猫島の夜は、満月の光に満ちていた。井戸のそばで、貞子、舞子、栞の三人は静かに座っていた。先程までの激しい戦いの跡などまるでなかったかのように、島全体が穏やかな空気に包まれている。貞子の心には、もう憎しみも絶望もない。ただ、温かい光と、大切な人たちがそばにいる安堵感が広がっていた。


「貞子さん…本当に、良かった」


栞の声が、震えている。貞子の冷たかった手を握りしめ、その温かさに涙が止まらない。舞子もまた、貞子の表情をじっと見つめていた。その瞳には、もはや虚ろな光はなく、確かな生気が宿っている。


「ありがとう、二人とも。私、一人じゃ…きっと乗り越えられなかった」


貞子の言葉に、舞子は静かに頷いた。


「私たちは、一人じゃないから。みんな、繋がってる」


舞子の視線が、遥か沖の博多湾へと向けられる。あそこで、自分が力を注ぎ込んだ封印の核が、この満月の光の下で安定していることを感じていた。

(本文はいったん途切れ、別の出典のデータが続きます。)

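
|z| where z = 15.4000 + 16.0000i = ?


|z| = sqrt(15.4^2 + 16^2) = sqrt(237.16 + 256) = sqrt(493.16) = 22.2072

|z| = 22.2072


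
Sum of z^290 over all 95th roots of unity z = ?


The roots are w_k = w^k with w = e^(2*pi*i/95), and (w^k)^290 = (w^290)^k.
So S = 1 + u + u^2 + ... + u^(94) with u = w^290.
290 = 3*95 + 5, so 290 is not a multiple of 95: u = (w^95)^3 * w^5 = w^5 ≠ 1 (w is a primitive 95th root), while u^95 = (w^95)^290 = 1.
Geometric series: S = (1 - u^95)/(1 - u) = (1 - 1)/(1 - u) = 0

S = 0


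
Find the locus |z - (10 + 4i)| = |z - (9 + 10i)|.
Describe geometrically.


Equal distances means the locus is the perpendicular bisector of z1 and z2.
Midpoint = ((10+9)/2, (4+10)/2) = (9.5000, 7.0000)

Perpendicular bisector through (9.5000, 7.0000)


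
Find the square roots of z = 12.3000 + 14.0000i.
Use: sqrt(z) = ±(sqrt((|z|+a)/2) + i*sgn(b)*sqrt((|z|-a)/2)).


|z| = sqrt(151.29+196) = 18.6357
sqrt((|z|+a)/2) = sqrt((18.6357+12.3)/2) = sqrt(15.4679) = 3.9329
sqrt((|z|-a)/2) = sqrt((18.6357-12.3)/2) = sqrt(3.1679) = 1.7798

±(3.9329 + 1.7798i) i.e. 3.9329 + 1.7798i and -3.9329 - 1.7798i


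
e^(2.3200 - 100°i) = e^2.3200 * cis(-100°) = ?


e^2.3200 = 10.1757
cos(-100°) = -0.17365
sin(-100°) = -0.98481
Real = 10.1757*(-0.17365) = -1.7670
Imag = 10.1757*(-0.98481) = -10.0211

-1.7670 - 10.0211i


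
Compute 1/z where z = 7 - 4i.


|z|^2 = 49+16 = 65
1/z = (7 + 4i)/65

1/z = 0.1077 + 0.0615i


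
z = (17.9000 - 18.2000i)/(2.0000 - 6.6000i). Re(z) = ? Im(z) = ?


Multiply by conjugate: (17.9000 - 18.2000i)(2.0000 + 6.6000i) / (2^2 + (-6.6)^2)
Numerator real = 17.9*2 - (18.2)*(-6.6) = 155.92
Numerator imag = -18.2*2 - 17.9*(-6.6) = 81.74
Denominator = 47.56
Re(z) = 155.92/47.56 = 3.2784
Im(z) = 81.74/47.56 = 1.7187

Re(z) = 3.2784, Im(z) = 1.7187


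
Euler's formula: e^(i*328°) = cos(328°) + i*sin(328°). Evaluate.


cos(328°) = 0.8480
sin(328°) = -0.5299

e^(i*328°) = 0.8480 - 0.5299i


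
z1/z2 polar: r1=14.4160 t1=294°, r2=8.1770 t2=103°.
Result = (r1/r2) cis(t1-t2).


r = 14.4160 / 8.1770 = 1.7630
theta = 294° - 103° = 191° = 191° (mod 360)

1.7630 cis(191°)


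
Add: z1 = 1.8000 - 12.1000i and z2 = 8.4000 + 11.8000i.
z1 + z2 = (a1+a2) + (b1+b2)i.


Real: 1.8 + 8.4 = 10.2
Imag: -12.1 + 11.8 = -0.3

10.2000 - 0.3000i


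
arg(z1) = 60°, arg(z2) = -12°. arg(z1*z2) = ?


arg(z1*z2) = 60° - 12° = 48°
Normalized to (-180°, 180°]: 48°

48°


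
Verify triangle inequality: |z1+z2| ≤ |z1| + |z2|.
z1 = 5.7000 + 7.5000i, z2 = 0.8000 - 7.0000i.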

「結局、海門の修復も、貞子さんの解放も、両方が必要だったってことかな」


栞がぽつりと言った。


「そうね。片方だけじゃ、きっとうまくいかなかった」


舞子が応える。貞子は、二人の会話に耳を傾けながら、ふと、舞子の表情に微かな疲労の色が浮かんでいることに気づいた。


「舞子さん、無理してない?顔色が少し…」


貞子の言葉に、舞子はふわりと微笑んだ。


「大丈夫。少し疲れただけ。でも、これでようやく、貞子さんのところに来られたから」


その言葉に、貞子の胸に温かいものが込み上げた。


「私たち、これからどうなるんだろうね」


栞が、夜空の月を見上げて呟いた。貞子の心にも、同じ問いがよぎる。しかし、以前のような不安はない。


「まだ、分からないことはたくさんある。水野姉妹のこと、黒い影の正体、そして、残りの海門のこと…」


舞子が言葉を続ける。


「でも、一つだけ確かなことがある」


舞子は、三人の真ん中にある、小さな白い花に目を向けた。それは、貞子が井戸に供えた花弁が、奇跡のように残っていたものだ。


「私たちは、この先も、力を合わせていく。もう、誰一人として、闇に囚われることはない」


その言葉に、貞子と栞は顔を見合わせ、静かに頷いた。満月の光が三人を優しく照らし、その間に、確かな絆が結ばれていく。貞子の心には、未来への希望の光が宿っていた。この長い夜の先には、きっと新しい朝が来る。そして、彼女たちの戦いは、まだ終わっていないかもしれないけれど、もう一人ではない。


三人の巫女の魂が、月明かりの下で一つになった夜だった。